Choose a few students to explain why they have chosen to stand in that particular position and how they reached their view.

Where do the students think stewardship lies on the continuum? To what extent do they think we really can control nature? To what extent should we try to control nature?

Explain that all these questions are to do with the tension between humans as powerful over the environment, and yet at the same time unable to control nature. These questions lead into the topic of the lesson – problems with idea of stewardship.

Whole class work

As a class, work through the PowerPoint presentation. Explain the criticisms of stewardship expressed on each slide and the accompanying quotations by eco-theologian Clare Palmer. Students to take notes.

Group work

Divide the class into four groups. Each group is given a different question sheet and has 10 minutes to discuss the questions on it. One speaker is to be nominated by each group to give the rest of the class a 2 minute summary about their group’s discussion.

Plenary

As a class, discuss the statement by Clare Palmer on the final slide. Do the students agree with her views on stewardship? Why or why not?

Signs

(Attach to walls at
opposite ends of classroom)

Humans should seek to
control the natural world

Humans should seek to live as part of the natural world
without control

Questions sheets

(One per group)

Group One: Biblical Questions

Does the Bible teach that humans should be stewards of the earth? If so, where and how?

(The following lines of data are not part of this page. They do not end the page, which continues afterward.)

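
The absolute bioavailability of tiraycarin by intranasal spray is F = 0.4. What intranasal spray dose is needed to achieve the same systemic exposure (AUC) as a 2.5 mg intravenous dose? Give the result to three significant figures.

D_intranasal = 6.25 mg

For equal systemic exposure: F × D_ev = D_iv
D_ev = D_iv / F = 2.5 / 0.4 = 6.25 mg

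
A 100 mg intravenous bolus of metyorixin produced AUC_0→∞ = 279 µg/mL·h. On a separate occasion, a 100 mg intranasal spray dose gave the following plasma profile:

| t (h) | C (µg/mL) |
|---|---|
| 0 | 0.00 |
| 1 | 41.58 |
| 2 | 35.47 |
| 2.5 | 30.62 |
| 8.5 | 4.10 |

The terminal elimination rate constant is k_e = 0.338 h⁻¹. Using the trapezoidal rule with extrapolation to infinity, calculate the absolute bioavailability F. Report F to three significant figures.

F = 0.689

Trapezoidal AUC_0→8.5 (intranasal spray):
  [0→1]: (0.00+41.58)/2 × 1 = 20.79
  [1→2]: (41.58+35.47)/2 × 1 = 38.525
  [2→2.5]: (35.47+30.62)/2 × 0.5 = 16.5225
  [2.5→8.5]: (30.62+4.10)/2 × 6 = 104.16
  Sum = 179.9975 µg/mL·h
Tail: C_last/k_e = 4.10/0.338 = 12.130
AUC_0→∞ (intranasal spray) = 179.9975 + 12.130 = 192.1275 µg/mL·h
F = (AUC_ev/D_ev)/(AUC_iv/D_iv) = (192.1275/100)/(279/100) = 1.921275/2.79 = 0.6886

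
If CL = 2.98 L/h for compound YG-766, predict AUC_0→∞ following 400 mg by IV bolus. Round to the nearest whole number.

AUC_0→∞ = Dose_iv / CL
        = 400 / 2.98 = 134.228 mg/L·h

AUC = 134 mg/L·h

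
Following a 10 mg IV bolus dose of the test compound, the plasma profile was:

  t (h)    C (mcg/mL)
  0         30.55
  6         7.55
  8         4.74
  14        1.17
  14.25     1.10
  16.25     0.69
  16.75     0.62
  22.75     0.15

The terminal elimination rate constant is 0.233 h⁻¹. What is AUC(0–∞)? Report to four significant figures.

Trapezoidal AUC_0→22.75:
  [0→6]: (30.55+7.55)/2 × 6 = 114.3
  [6→8]: (7.55+4.74)/2 × 2 = 12.29
  [8→14]: (4.74+1.17)/2 × 6 = 17.73
  [14→14.25]: (1.17+1.10)/2 × 0.25 = 0.28375
  [14.25→16.25]: (1.10+0.69)/2 × 2 = 1.79
  [16.25→16.75]: (0.69+0.62)/2 × 0.5 = 0.3275
  [16.75→22.75]: (0.62+0.15)/2 × 6 = 2.31
  Sum = 149.03125 mcg/mL·h
Extrapolated tail: C_last / k_e = 0.15 / 0.233 = 0.644
AUC_0→∞ = 149.03125 + 0.644 = 149.67525 mcg/mL·h

AUC = 149.7 mcg/mL·h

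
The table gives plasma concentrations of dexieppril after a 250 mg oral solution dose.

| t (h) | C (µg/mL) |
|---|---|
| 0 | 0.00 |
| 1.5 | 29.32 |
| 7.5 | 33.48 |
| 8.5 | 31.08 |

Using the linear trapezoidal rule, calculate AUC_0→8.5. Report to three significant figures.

AUC = 243 µg/mL·h

Trapezoidal AUC_0→8.5:
  [0→1.5]: (0.00+29.32)/2 × 1.5 = 21.99
  [1.5→7.5]: (29.32+33.48)/2 × 6 = 188.4
  [7.5→8.5]: (33.48+31.08)/2 × 1 = 32.28
  Sum = 242.67 µg/mL·h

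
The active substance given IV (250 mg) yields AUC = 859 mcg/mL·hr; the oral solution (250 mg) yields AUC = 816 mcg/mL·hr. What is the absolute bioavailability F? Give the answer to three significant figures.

F = (AUC_ev / D_ev) / (AUC_iv / D_iv)
  = (816/250) / (859/250)
  = 3.264 / 3.436 = 0.9499

F = 0.950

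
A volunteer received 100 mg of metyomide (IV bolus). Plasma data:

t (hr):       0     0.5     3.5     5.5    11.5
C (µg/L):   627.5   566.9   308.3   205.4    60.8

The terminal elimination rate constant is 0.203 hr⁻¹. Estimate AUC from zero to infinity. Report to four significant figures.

Trapezoidal AUC_0→11.5:
  [0→0.5]: (627.5+566.9)/2 × 0.5 = 298.6
  [0.5→3.5]: (566.9+308.3)/2 × 3 = 1312.8
  [3.5→5.5]: (308.3+205.4)/2 × 2 = 513.7
  [5.5→11.5]: (205.4+60.8)/2 × 6 = 798.6
  Sum = 2923.7 µg/L·hr
Extrapolated tail: C_last / k_e = 60.8 / 0.203 = 299.507
AUC_0→∞ = 2923.7 + 299.507 = 3223.207 µg/L·hr

AUC = 3223 µg/L·hr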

When people claim that the Bible teaches stewardship, how valid is that claim? Is it based on what the Bible explicitly says, or on a certain interpretation?

Group Two: Theological Questions

What model of relationships between God, humanity and the non-human creation does 'stewardship' imply?

Do you find this a good model?

Group Three: Political Questions

Do the basic ideas of stewardship reflect structures within societythat we might now regard as immoral (e.g. using slaves)?

Is it good or bad to imagine humans as 'managers' of the earth?

Group Four: Ecological Questions

To what extent, if at all, are humans in control of nature?

In what ways, if any, does the natural world require human management?

To what extent are views on such questions determined by religious convictions or by scientific insights?